In the days of ancient Israel, the celebration of the new moon festival was not to be kept within the confines of Jerusalem. Once the sighting of the new moon had been confirmed, the people were commanded to relay the news from one community to the next, which was accomplished by lighting bonfires atop lookout hills.

Trouble came when the historical Jewish nemesis, the Samaritans, attempted to confuse the Jewish lookouts by lighting their own bonfires at the wrong time of the month. As a result, a new system of communication was developed. Instead of lighting bonfires, trusted and reputable messengers were sent throughout theDiaspora (Jewish communities outside of the land of Israel). Although this eliminated the difficulty with the Samaritans, a new problem arose. The messengers were delayed because of the distances between communities, raising doubts as to the proper days on which to observe the appointed festivals. To compensate, the Sanhedrin decreed that Jewish people outside of the land of Israel could celebrate the holidays of Pesach, Shavuot, Rosh Hashanah (New Year), and Sukkot for one extra day. Modern Jewry still follows this custom, while Israelis keep the extra day for Rosh Hashanah only.

Out of concern for the Diaspora, the Jewish calendar was later fixed solely by calculations under the leadership of Rabbi Hillel II in the fourth century. By the tenth century, the modern Jewish calendar had fully developed and included the formation of two Jewish calendars.

In Exodus 12:2 God told Moses and Aaron, “This month shall be unto you the beginning of months: it shall be the first month of the year to you.” The month spoken of was Abib o__Nisan (Ex. 13:4). By so designating the month of Nisan as the beginning of months, God created a new calendar for the Israelites. They were to reckon time differently from that point onward. The major reason for this change was to highlight their redemption from Egypt. Every new year was to remind them of their God-given freedom from slavery.

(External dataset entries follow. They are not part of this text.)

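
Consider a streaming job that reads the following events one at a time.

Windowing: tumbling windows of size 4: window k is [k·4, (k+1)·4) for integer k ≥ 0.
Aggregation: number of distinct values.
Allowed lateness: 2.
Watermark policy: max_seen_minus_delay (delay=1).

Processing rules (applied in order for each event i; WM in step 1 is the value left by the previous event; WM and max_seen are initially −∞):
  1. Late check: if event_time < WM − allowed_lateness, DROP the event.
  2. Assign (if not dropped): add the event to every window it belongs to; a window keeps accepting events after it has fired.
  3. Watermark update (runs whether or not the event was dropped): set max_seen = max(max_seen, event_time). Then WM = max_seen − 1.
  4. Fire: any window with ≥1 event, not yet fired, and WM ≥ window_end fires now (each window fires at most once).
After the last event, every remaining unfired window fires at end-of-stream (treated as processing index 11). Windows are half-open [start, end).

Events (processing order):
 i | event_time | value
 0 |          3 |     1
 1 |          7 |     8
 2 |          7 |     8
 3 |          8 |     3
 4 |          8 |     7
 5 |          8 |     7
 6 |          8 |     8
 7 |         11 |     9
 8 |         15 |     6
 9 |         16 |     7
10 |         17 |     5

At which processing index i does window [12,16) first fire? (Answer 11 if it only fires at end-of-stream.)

10

i=0 t=3 v=1: → [0,4); WM=2
i=1 t=7 v=8: → [4,8); WM=6; [0,4) fires=1
i=2 t=7 v=8: → [4,8); WM=6
i=3 t=8 v=3: → [8,12); WM=7
i=4 t=8 v=7: → [8,12); WM=7
i=5 t=8 v=7: → [8,12); WM=7
i=6 t=8 v=8: → [8,12); WM=7
i=7 t=11 v=9: → [8,12); WM=10; [4,8) fires=1
i=8 t=15 v=6: → [12,16); WM=14; [8,12) fires=4
i=9 t=16 v=7: → [16,20); WM=15
i=10 t=17 v=5: → [16,20); WM=16; [12,16) fires=1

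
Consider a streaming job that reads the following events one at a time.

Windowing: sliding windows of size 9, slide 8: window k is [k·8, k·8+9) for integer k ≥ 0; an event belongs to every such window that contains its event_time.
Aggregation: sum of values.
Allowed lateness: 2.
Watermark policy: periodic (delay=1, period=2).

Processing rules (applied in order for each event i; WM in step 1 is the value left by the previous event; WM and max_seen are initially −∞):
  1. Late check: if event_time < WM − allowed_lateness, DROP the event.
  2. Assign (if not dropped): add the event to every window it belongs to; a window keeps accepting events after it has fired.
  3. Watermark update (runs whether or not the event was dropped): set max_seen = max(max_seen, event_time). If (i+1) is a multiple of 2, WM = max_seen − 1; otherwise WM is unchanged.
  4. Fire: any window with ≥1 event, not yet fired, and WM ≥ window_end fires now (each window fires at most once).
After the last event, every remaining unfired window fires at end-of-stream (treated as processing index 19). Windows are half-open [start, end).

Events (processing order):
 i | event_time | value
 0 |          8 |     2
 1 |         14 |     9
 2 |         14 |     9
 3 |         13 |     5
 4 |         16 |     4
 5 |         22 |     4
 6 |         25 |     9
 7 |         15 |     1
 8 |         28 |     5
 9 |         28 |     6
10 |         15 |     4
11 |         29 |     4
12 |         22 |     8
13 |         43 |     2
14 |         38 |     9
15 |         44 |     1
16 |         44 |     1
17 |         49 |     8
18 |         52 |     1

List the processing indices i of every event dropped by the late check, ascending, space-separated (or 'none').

7 10 12 14

i=0 t=8 v=2: → [8,17),[0,9); WM=−∞
i=1 t=14 v=9: → [8,17); WM=13; [0,9) fires=2
i=2 t=14 v=9: → [8,17); WM=13
i=3 t=13 v=5: → [8,17); WM=13
i=4 t=16 v=4: → [16,25),[8,17); WM=13
i=5 t=22 v=4: → [16,25); WM=21; [8,17) fires=29
i=6 t=25 v=9: → [24,33); WM=21
i=7 t=15 v=1: DROP (t<21-2); WM=24
i=8 t=28 v=5: → [24,33); WM=24
i=9 t=28 v=6: → [24,33); WM=27; [16,25) fires=8
i=10 t=15 v=4: DROP (t<27-2); WM=27
i=11 t=29 v=4: → [24,33); WM=28
i=12 t=22 v=8: DROP (t<28-2); WM=28
i=13 t=43 v=2: → [40,49); WM=42; [24,33) fires=24
i=14 t=38 v=9: DROP (t<42-2); WM=42
i=15 t=44 v=1: → [40,49); WM=43
i=16 t=44 v=1: → [40,49); WM=43
i=17 t=49 v=8: → [48,57); WM=48
i=18 t=52 v=1: → [48,57); WM=48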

The calendar instituted in Exodus 12:2 was Israel’s first and was used to determine festivals. By Jesus’ day, however, another Jewish calendar was in use for civil affairs. This second calendar began with the month Tishri. The first of Tishri therefore was considered the Jewish civil New Year. It is this second calendar and second New Year (Rosh Hashanah) that Jewish people follow today.

Seasons of the Jewish Calendar

God created the lights in the heavens to reckon not only days and years, but also seasons. The seasons of the land of Israel in biblical times were much the same as they are today—warm, dry summers (Ps. 32:4) and cool, wet winters (Song 2:11). The summer season is from about May to October, and winter is from November to April. While Israel has spring and autumn, the Scriptures refer mainly to the dominant seasons of summer and winter (Ps. 74:17).

During Bible times, the seasons in Israel determined the agricultural activities of sowing and reaping, planting and harvesting. Generally, planting was done in winter months (Prov. 20:4), harvesting in summer months (Prov. 10:5). The crops gathered at the beginning of the harvest season were called “first fruits” (Ex. 23:16). Crops gathered at the end of the harvest season were known as “summer fruit” (Amos 8:2). Two of Israel’s major festivals were divinely integrated with the time of harvest. Shavuot (Pentecost) celebrated the beginning of harvest, and Sukkot (Tabernacles) the end (Ex. 23:16).